Peanut Butter Chicken Vegetable Soup
Prep Time 45 min
Cook Time 15 Min
Servings 8
Difficulty Easy
Ingredients
- 2 tablespoons Canola Oil and Omega-3 DHA
- 1 cup chopped yellow onion
- 1 1/2 cups diced carrots
- 1 1/2 cups sliced celery
- 1/2 teaspoon minced garlic
- 1/4 cup all-purpose flour
- 2 (14.5 oz.) cans reduced sodium chicken broth
- 1/2 cup Smucker's® Natural Creamy Peanut Butter stirred
- 1 tablespoon Lemon juice
- 2 cups chopped cooked chicken
- Salt and pepper to taste
- 2 tablespoons finely chopped flat-leaf parsley
- 1/4 cup chopped roasted peanuts, if desired
Directions
- Step 1
HEAT oil in 4-quart saucepan over medium heat.
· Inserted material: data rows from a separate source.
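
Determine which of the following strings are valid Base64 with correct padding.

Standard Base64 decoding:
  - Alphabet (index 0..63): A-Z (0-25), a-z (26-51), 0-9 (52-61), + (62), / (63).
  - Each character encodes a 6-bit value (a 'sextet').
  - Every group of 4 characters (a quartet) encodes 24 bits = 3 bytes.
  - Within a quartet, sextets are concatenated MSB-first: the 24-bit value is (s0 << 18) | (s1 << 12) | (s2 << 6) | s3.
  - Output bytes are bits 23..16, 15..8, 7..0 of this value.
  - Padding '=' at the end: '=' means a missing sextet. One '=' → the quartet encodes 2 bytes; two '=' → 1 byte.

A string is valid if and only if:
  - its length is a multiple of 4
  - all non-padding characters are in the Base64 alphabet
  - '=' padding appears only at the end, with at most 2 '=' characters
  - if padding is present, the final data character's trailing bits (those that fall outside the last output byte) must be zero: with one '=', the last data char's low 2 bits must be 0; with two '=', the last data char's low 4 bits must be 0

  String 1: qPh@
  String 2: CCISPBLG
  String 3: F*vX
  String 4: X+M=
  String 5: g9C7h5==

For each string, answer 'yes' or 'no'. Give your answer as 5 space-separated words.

Answer: no yes no yes no

Derivation:
String 1: 'qPh@' → invalid (bad char(s): ['@'])
String 2: 'CCISPBLG' → valid
String 3: 'F*vX' → invalid (bad char(s): ['*'])
String 4: 'X+M=' → valid
String 5: 'g9C7h5==' → invalid (bad trailing bits)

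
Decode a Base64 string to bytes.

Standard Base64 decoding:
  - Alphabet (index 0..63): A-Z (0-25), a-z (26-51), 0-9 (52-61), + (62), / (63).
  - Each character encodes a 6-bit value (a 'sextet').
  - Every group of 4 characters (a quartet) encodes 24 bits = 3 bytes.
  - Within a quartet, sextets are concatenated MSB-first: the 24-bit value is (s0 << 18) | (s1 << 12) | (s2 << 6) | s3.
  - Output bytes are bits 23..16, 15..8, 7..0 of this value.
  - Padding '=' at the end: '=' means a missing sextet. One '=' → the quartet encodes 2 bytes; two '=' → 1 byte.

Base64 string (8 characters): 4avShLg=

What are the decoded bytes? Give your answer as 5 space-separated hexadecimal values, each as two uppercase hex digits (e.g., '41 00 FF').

After char 0 ('4'=56): chars_in_quartet=1 acc=0x38 bytes_emitted=0
After char 1 ('a'=26): chars_in_quartet=2 acc=0xE1A bytes_emitted=0
After char 2 ('v'=47): chars_in_quartet=3 acc=0x386AF bytes_emitted=0
After char 3 ('S'=18): chars_in_quartet=4 acc=0xE1ABD2 -> emit E1 AB D2, reset; bytes_emitted=3
After char 4 ('h'=33): chars_in_quartet=1 acc=0x21 bytes_emitted=3
After char 5 ('L'=11): chars_in_quartet=2 acc=0x84B bytes_emitted=3
After char 6 ('g'=32): chars_in_quartet=3 acc=0x212E0 bytes_emitted=3
Padding '=': partial quartet acc=0x212E0 -> emit 84 B8; bytes_emitted=5

Answer: E1 AB D2 84 B8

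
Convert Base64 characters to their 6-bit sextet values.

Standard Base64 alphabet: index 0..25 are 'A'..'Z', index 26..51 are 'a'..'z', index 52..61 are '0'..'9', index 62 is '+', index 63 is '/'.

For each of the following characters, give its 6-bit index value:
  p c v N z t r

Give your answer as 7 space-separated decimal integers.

'p': a..z range, 26 + ord('p') − ord('a') = 41
'c': a..z range, 26 + ord('c') − ord('a') = 28
'v': a..z range, 26 + ord('v') − ord('a') = 47
'N': A..Z range, ord('N') − ord('A') = 13
'z': a..z range, 26 + ord('z') − ord('a') = 51
't': a..z range, 26 + ord('t') − ord('a') = 45
'r': a..z range, 26 + ord('r') − ord('a') = 43

Answer: 41 28 47 13 51 45 43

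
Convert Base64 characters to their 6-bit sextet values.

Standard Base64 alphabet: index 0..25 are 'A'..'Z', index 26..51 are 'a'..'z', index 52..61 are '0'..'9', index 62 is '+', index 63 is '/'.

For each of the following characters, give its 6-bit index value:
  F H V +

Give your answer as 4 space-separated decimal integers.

Answer: 5 7 21 62

Derivation:
'F': A..Z range, ord('F') − ord('A') = 5
'H': A..Z range, ord('H') − ord('A') = 7
'V': A..Z range, ord('V') − ord('A') = 21
'+': index 62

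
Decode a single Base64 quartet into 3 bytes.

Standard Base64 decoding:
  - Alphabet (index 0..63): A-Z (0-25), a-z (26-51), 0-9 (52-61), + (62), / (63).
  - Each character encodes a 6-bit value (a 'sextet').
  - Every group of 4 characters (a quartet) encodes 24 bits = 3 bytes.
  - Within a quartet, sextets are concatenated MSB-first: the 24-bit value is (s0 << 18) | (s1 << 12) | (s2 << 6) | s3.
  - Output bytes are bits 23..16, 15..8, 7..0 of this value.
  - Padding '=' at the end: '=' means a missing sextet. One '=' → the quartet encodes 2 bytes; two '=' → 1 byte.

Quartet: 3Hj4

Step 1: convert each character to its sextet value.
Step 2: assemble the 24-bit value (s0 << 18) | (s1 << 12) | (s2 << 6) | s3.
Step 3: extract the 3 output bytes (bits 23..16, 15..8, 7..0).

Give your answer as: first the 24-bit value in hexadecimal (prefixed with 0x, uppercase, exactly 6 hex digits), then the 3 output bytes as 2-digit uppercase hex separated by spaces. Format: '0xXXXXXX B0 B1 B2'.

Sextets: 3=55, H=7, j=35, 4=56
24-bit: (55<<18) | (7<<12) | (35<<6) | 56
      = 0xDC0000 | 0x007000 | 0x0008C0 | 0x000038
      = 0xDC78F8
Bytes: (v>>16)&0xFF=DC, (v>>8)&0xFF=78, v&0xFF=F8

Answer: 0xDC78F8 DC 78 F8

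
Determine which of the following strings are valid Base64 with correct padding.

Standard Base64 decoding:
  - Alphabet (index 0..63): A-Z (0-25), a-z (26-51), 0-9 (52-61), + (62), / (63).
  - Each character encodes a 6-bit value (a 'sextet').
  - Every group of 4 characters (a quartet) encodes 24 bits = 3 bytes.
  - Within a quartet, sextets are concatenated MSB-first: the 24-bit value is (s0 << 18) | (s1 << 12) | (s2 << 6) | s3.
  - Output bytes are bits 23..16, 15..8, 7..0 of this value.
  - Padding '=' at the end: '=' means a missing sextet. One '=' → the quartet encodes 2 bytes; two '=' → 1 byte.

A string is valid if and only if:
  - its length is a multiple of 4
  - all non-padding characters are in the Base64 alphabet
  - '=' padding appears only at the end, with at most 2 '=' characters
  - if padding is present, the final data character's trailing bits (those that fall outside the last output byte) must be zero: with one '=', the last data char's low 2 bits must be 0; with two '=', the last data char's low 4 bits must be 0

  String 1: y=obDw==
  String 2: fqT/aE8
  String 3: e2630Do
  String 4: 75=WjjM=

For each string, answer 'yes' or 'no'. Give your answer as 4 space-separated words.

String 1: 'y=obDw==' → invalid (bad char(s): ['=']; '=' in middle)
String 2: 'fqT/aE8' → invalid (len=7 not mult of 4)
String 3: 'e2630Do' → invalid (len=7 not mult of 4)
String 4: '75=WjjM=' → invalid (bad char(s): ['=']; '=' in middle)

Answer: no no no no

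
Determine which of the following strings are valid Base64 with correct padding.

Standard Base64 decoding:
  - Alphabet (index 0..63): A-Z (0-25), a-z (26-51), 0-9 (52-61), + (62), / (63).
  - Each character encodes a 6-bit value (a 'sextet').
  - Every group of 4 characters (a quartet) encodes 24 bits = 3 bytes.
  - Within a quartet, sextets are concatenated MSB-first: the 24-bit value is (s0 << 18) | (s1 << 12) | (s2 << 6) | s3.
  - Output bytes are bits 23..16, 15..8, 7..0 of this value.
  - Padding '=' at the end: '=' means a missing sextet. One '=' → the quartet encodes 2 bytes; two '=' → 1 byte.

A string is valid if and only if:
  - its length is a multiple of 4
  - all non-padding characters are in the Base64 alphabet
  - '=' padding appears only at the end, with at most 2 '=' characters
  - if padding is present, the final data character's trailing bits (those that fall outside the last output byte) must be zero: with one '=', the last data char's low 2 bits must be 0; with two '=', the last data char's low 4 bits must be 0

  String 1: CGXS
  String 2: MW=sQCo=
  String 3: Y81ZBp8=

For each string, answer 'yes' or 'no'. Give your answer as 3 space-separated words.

String 1: 'CGXS' → valid
String 2: 'MW=sQCo=' → invalid (bad char(s): ['=']; '=' in middle)
String 3: 'Y81ZBp8=' → valid

Answer: yes no yes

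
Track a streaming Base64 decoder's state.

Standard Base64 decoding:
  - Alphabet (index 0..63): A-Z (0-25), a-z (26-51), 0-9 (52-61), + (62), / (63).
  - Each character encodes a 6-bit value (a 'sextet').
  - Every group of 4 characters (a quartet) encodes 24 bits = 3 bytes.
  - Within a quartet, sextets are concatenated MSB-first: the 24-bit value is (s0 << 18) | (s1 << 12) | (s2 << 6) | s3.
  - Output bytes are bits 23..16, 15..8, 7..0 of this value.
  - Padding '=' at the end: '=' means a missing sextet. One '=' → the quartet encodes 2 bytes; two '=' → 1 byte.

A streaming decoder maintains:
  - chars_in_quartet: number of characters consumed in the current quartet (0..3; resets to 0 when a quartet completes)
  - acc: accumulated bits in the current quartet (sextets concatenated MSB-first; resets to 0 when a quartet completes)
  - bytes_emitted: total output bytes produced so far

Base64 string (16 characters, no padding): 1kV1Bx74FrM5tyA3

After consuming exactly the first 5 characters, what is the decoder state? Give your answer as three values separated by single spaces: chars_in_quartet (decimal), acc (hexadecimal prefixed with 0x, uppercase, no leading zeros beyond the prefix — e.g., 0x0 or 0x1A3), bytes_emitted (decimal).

After char 0 ('1'=53): chars_in_quartet=1 acc=0x35 bytes_emitted=0
After char 1 ('k'=36): chars_in_quartet=2 acc=0xD64 bytes_emitted=0
After char 2 ('V'=21): chars_in_quartet=3 acc=0x35915 bytes_emitted=0
After char 3 ('1'=53): chars_in_quartet=4 acc=0xD64575 -> emit D6 45 75, reset; bytes_emitted=3
After char 4 ('B'=1): chars_in_quartet=1 acc=0x1 bytes_emitted=3

Answer: 1 0x1 3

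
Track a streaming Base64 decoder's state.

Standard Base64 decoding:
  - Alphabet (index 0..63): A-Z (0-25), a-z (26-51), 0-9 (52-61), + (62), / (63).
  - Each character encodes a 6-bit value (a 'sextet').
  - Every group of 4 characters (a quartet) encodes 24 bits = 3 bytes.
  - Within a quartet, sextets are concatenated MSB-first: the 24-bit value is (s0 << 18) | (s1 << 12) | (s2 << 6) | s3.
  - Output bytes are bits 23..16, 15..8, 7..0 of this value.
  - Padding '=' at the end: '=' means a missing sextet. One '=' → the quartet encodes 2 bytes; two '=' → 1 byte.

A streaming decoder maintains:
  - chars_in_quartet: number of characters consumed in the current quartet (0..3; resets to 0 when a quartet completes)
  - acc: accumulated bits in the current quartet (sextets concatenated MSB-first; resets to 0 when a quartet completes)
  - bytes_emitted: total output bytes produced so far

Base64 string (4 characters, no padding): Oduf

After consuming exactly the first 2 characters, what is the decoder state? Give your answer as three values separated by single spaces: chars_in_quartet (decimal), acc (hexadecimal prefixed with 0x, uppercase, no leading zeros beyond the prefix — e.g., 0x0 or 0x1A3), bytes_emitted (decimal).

Answer: 2 0x39D 0

Derivation:
After char 0 ('O'=14): chars_in_quartet=1 acc=0xE bytes_emitted=0
After char 1 ('d'=29): chars_in_quartet=2 acc=0x39D bytes_emitted=0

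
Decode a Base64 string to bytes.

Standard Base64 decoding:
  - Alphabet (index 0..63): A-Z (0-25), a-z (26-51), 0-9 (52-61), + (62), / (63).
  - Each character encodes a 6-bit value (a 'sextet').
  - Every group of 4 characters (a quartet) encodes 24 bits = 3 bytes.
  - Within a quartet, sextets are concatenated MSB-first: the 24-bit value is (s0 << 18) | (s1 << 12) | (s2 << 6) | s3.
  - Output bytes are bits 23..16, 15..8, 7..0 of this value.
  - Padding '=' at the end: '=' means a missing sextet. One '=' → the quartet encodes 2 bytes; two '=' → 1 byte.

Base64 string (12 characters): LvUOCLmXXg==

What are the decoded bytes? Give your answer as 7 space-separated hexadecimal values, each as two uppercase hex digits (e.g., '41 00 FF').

After char 0 ('L'=11): chars_in_quartet=1 acc=0xB bytes_emitted=0
After char 1 ('v'=47): chars_in_quartet=2 acc=0x2EF bytes_emitted=0
After char 2 ('U'=20): chars_in_quartet=3 acc=0xBBD4 bytes_emitted=0
After char 3 ('O'=14): chars_in_quartet=4 acc=0x2EF50E -> emit 2E F5 0E, reset; bytes_emitted=3
After char 4 ('C'=2): chars_in_quartet=1 acc=0x2 bytes_emitted=3
After char 5 ('L'=11): chars_in_quartet=2 acc=0x8B bytes_emitted=3
After char 6 ('m'=38): chars_in_quartet=3 acc=0x22E6 bytes_emitted=3
After char 7 ('X'=23): chars_in_quartet=4 acc=0x8B997 -> emit 08 B9 97, reset; bytes_emitted=6
After char 8 ('X'=23): chars_in_quartet=1 acc=0x17 bytes_emitted=6
After char 9 ('g'=32): chars_in_quartet=2 acc=0x5E0 bytes_emitted=6
Padding '==': partial quartet acc=0x5E0 -> emit 5E; bytes_emitted=7

Answer: 2E F5 0E 08 B9 97 5E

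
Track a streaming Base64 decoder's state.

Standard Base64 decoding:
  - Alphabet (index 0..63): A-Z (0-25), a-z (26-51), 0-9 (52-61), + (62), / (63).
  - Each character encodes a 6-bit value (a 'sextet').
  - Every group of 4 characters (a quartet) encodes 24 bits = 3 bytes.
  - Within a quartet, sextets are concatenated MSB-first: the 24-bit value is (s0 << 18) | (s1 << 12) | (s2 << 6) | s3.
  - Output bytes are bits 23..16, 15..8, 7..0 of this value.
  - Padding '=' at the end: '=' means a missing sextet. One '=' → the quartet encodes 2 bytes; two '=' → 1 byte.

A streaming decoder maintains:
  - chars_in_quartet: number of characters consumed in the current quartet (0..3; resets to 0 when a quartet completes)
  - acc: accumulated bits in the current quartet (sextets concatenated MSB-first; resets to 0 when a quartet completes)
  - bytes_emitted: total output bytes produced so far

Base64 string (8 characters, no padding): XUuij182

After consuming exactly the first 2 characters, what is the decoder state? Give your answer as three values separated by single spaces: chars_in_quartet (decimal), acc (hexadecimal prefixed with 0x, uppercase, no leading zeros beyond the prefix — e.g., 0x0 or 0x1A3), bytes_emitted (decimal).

Answer: 2 0x5D4 0

Derivation:
After char 0 ('X'=23): chars_in_quartet=1 acc=0x17 bytes_emitted=0
After char 1 ('U'=20): chars_in_quartet=2 acc=0x5D4 bytes_emitted=0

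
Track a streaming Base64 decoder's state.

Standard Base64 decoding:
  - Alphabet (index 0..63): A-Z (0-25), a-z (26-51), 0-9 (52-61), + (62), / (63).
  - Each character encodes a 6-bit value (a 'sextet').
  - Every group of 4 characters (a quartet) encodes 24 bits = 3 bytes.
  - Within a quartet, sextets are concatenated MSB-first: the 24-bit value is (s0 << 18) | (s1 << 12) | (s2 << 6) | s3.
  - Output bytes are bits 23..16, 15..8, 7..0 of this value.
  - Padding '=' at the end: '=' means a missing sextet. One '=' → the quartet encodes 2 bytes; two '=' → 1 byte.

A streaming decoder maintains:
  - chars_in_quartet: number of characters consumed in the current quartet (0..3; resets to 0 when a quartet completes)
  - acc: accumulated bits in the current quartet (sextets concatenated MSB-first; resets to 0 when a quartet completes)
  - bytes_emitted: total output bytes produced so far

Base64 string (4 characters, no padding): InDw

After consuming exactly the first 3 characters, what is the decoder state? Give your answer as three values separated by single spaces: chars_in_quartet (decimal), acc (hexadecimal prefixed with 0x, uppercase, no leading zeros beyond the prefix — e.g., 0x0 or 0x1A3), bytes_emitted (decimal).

After char 0 ('I'=8): chars_in_quartet=1 acc=0x8 bytes_emitted=0
After char 1 ('n'=39): chars_in_quartet=2 acc=0x227 bytes_emitted=0
After char 2 ('D'=3): chars_in_quartet=3 acc=0x89C3 bytes_emitted=0

Answer: 3 0x89C3 0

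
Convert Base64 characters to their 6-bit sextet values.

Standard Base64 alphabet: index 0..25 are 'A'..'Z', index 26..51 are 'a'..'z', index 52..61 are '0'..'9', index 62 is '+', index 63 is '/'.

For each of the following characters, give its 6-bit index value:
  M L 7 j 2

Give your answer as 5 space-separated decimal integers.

'M': A..Z range, ord('M') − ord('A') = 12
'L': A..Z range, ord('L') − ord('A') = 11
'7': 0..9 range, 52 + ord('7') − ord('0') = 59
'j': a..z range, 26 + ord('j') − ord('a') = 35
'2': 0..9 range, 52 + ord('2') − ord('0') = 54

Answer: 12 11 59 35 54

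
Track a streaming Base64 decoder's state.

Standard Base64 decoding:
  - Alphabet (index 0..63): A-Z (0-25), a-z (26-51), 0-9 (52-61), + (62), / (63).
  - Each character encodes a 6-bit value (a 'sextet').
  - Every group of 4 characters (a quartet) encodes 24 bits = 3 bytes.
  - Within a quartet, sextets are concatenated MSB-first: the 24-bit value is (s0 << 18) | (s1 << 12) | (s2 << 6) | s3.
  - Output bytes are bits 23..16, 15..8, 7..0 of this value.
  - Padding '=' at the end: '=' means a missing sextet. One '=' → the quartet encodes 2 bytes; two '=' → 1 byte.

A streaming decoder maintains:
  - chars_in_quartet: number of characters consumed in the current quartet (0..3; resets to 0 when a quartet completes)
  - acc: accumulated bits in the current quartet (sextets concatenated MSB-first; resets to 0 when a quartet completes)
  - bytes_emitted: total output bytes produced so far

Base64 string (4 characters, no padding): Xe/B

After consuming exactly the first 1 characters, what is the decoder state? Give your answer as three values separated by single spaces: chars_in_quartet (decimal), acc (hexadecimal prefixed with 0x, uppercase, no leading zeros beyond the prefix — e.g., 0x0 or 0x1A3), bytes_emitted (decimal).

Answer: 1 0x17 0

Derivation:
After char 0 ('X'=23): chars_in_quartet=1 acc=0x17 bytes_emitted=0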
Saute onion, carrots, celery and garlic until vegetables begin to soften. Sprinkle with flour; stir to coat well.
- Step 2
STIR in chicken broth, peanut butter and lemon juice. Bring to a boil; reduce to simmer. Stir to blend in peanut butter. Add chicken; heat through. Season to taste with salt and pepper.
- Step 3
To serve: STIR parsley into soup just before serving. Garnish with chopped peanuts, if desired.